Wales were hammered by New Zealand on Saturday.
The Six Nations champions have little time to dust themselves down before World Cup holders South Africa arrive in Cardiff next Saturday.
A 54-16 defeat against New Zealand – the All Blacks scored 26 unanswered points during a ruthless final quarter – was Wales’ 32nd successive loss in the fixture since 1953.
It was also the most points they have conceded to any opponent for 14 years, with England racking up 62 against them during a 2007 World Cup warm-up mismatch.
Northampton fly-half Biggar and Gloucester wing Rees-Zammit were among seven players unavailable to face New Zealand because the game took place outside World Rugby’s autumn international window.
Along with the likes of Saracens centre Nick Tompkins and Wasps flanker Thomas Young, they will now join the squad for Springboks preparations, while Wales head coach Wayne Pivac awaits fitness updates on several other players.
The casualty count ran into double figures ahead of facing New Zealand, and that list increased when captain Alun Wyn Jones and flanker Ross Moriarty both went off before half-time due to shoulder issues.
Initial assessments point to Moriarty’s injury being considerably more serious than the skipper’s, with Jones set to win his 150th Wales cap if he is declared fit for South Africa, while Liam Williams, Ken Owens, Ellis Jenkins and Taulupe Faletau are among those on Pivac’s check-up radar.
“It was a good experience for some guys who hadn’t played at this level for a while,” Pivac said, reflecting on the All Blacks game.
“Now, we’ve got players coming back in, and we will settle on a squad early next week for South Africa.
“We will get them in and assess them on Monday and see who is fit to go.”
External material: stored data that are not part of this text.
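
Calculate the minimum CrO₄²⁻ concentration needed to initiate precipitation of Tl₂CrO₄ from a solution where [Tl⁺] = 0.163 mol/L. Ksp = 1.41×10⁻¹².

5.31×10⁻¹¹ M

A salt starts to precipitate once the ion product Q reaches its Ksp.
Tl₂CrO₄(s) ⇌ 2 Tl⁺(aq) + CrO₄²⁻(aq)
Ksp = [Tl⁺]^2[CrO₄²⁻] = [CrO₄²⁻](0.163)^2
[CrO₄²⁻] = 1.41×10⁻¹² / (0.163)^2 = 5.31×10⁻¹¹
[CrO₄²⁻] = 5.31×10⁻¹¹ mol/L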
Recalling the All Blacks’ devastating late try blitz, Pivac added: “Clearly, the last 20 minutes showed the difference between fitness levels.
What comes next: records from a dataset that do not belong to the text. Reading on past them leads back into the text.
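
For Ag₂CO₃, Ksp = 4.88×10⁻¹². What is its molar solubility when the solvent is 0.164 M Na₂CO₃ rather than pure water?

Ag₂CO₃(s) ⇌ 2 Ag⁺(aq) + CO₃²⁻(aq)
The solution already contains CO₃²⁻ at 0.164 M. Let s be the molar solubility of Ag₂CO₃.
[CO₃²⁻] ≈ 0.164 M (common ion dominates); [Ag⁺] = 2s.
Ksp = [Ag⁺]^2[CO₃²⁻] = (2s)^2(0.164)
(2s)^2 = 4.88×10⁻¹² / (0.164) = 2.98×10⁻¹¹
s = 2.73×10⁻⁶ M

2.73×10⁻⁶ M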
“You are talking about a side that has been playing international rugby on the road for a couple of months.
“That was the conversation Ian Foster (New Zealand head coach) and I had afterwards. We fell off a cliff.
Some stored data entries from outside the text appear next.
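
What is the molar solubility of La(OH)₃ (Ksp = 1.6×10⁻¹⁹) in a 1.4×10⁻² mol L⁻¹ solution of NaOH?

La(OH)₃(s) ⇌ La³⁺(aq) + 3 OH⁻(aq)
Let s be the solubility of La(OH)₃ here. The common ion gives [OH⁻] ≈ 1.4×10⁻² mol L⁻¹, and [La³⁺] = s.
Ksp = [La³⁺][OH⁻]^3 = s(1.4×10⁻²)^3
s = 1.6×10⁻¹⁹ / (1.4×10⁻²)^3 = 5.8×10⁻¹⁴
s = 5.8×10⁻¹⁴ mol L⁻¹

5.8×10⁻¹⁴ M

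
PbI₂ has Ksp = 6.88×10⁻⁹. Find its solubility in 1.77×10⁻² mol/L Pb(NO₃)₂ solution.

3.12×10⁻⁴ M

PbI₂(s) ⇌ Pb²⁺(aq) + 2 I⁻(aq)
Pb²⁺ is already present at 1.77×10⁻² mol/L. If s mol/L of PbI₂ dissolves, [I⁻] = 2s while [Pb²⁺] ≈ 1.77×10⁻² mol/L.
Ksp = [Pb²⁺][I⁻]^2 = (1.77×10⁻²)(2s)^2
(2s)^2 = 6.88×10⁻⁹ / (1.77×10⁻²) = 3.89×10⁻⁷
s = 3.12×10⁻⁴ mol/L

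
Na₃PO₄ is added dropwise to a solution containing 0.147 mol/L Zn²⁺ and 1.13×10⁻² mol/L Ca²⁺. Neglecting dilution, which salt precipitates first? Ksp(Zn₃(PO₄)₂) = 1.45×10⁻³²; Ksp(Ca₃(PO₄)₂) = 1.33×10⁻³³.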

“Some boys have only had a handful of club games. We’ve got some work to do in that area. It won’t come overnight, but we will work hard before the next opponent.”
Wales’ undoubted highlight was the performance of 21-year-old Dragons flanker Taine Basham, who excelled on his first Test match start and gained a glowing review from Pivac.
“Taine Basham was our man-of-the-match,” Pivac said. “He is a young guy whose confidence will go through the roof, and he is now an extra player we have at this level.”
For his part, Basham looked like a Test match natural just four games into his international career.
“I just play my game. Nothing changes for me, I don’t think,” said the Dragons academy product, who emerged through grassroots Welsh clubs Talywain, Bedwas and Cross Keys.
“I go into the game with the same attitude. Even if I wasn’t playing an international, I just go into every game giving it my all.
“Obviously, the seven jersey in Wales is always competitive. For me, I just play my game, and I play with quality players.